Citing unnamed sources, Bloomberg reported that AT&T is only interested in wireless, however, and would be deterred if Vodafone expands in cable and fixed-line businesses. Vodafone has been buying up fixed-line assets in markets such as Germany in order to bolster its strategy to offer converged fixed and mobile services.
AT&T and Vodafone declined to comment, according to Bloomberg.
Indeed, other rumours circulating on Friday suggested that Vodafone could use the cash raised from selling Verizon Wireless to buy Liberty Global. Broadband TV News cited comments from Macquarie Equities media analyst Amy Yong, who speculated that Vodafone could swap its stake in the U.S. wireless market for the European cable operator.

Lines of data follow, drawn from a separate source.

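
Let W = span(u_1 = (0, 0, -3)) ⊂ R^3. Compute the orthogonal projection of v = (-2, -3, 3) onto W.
proj_W(v) = (0, 0, 3)

Set up U = [u_1 | ... | u_1] ∈ R^(3×1). The projector onto W = col(U) is P = U (U^T U)^(-1) U^T.
Compute U^T U =
  [9],
and U^T v = (-9).
Solve U^T U · c = U^T v for the coefficients: c = (-1). The projection is proj_W(v) = U c.
Check: (v - proj_W(v)) · u_1 = 0  (should be 0).
Result: proj_W(v) = (0, 0, 3).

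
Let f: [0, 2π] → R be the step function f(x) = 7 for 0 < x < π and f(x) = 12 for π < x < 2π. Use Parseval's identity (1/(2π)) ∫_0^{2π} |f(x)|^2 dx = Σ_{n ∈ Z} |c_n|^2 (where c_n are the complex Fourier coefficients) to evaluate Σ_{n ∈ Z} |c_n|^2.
Σ |c_n|^2 = 193/2

Parseval equates the L^2 energy of f (normalised by 1/(2π)) with the ℓ^2 sum of its Fourier coefficients: (1/(2π)) ∫_0^{2π} |f|^2 = Σ |c_n|^2.
Compute the left side: (1/(2π)) [∫_0^π 7^2 dx + ∫_π^{2π} 12^2 dx] = (1/(2π)) · (49π + 144π) = (49 + 144)/2 = 193/2.
So Σ_{n ∈ Z} |c_n|^2 = 193/2.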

Meanwhile Bloomberg reported that AT&T could pay about £80 billion (€93.6 billion or $124 billion) for what's left of Vodafone, based on estimates by Sanford C. Bernstein analyst Robin Bienenstock. Vodafone and Verizon are believed to be discussing a price of around $130 billion for the Verizon Wireless stake.
"Were somebody to buy Vodafone, AT&T would be the primary candidate," James Barford, a telecommunications analyst at Enders Analysis in London, told Bloomberg. "AT&T would both be likely to summon the financial resources and has already expressed an interest in Europe."
AT&T is believed to have looked at a number of options including Vodafone, UK-based EE, which is owned by Deutsche Telekom and Orange, and parts of Spain's Telefónica. Bienenstock told Bloomberg that Vodafone would fit AT&T's global strategy, and the cash proceeds from the Verizon Wireless stake sale could make it more interesting for an acquirer.
The difference in attitude over the expansion into fixed-line businesses would appear to be a hurdle to AT&T's interest, nonetheless. Bloomberg noted that AT&T is not convinced of the advantages of running combined fixed-line and wireless networks, but that is a core part of Vodafone's strategy. For example, it is in the process of acquiring Kabel Deutschland for €7.7 billion ($10.2 billion) and is believed to be interested in Fastweb in Italy. Vodafone bought Cable & Wireless Worldwide for $1.8 billion in July 2012.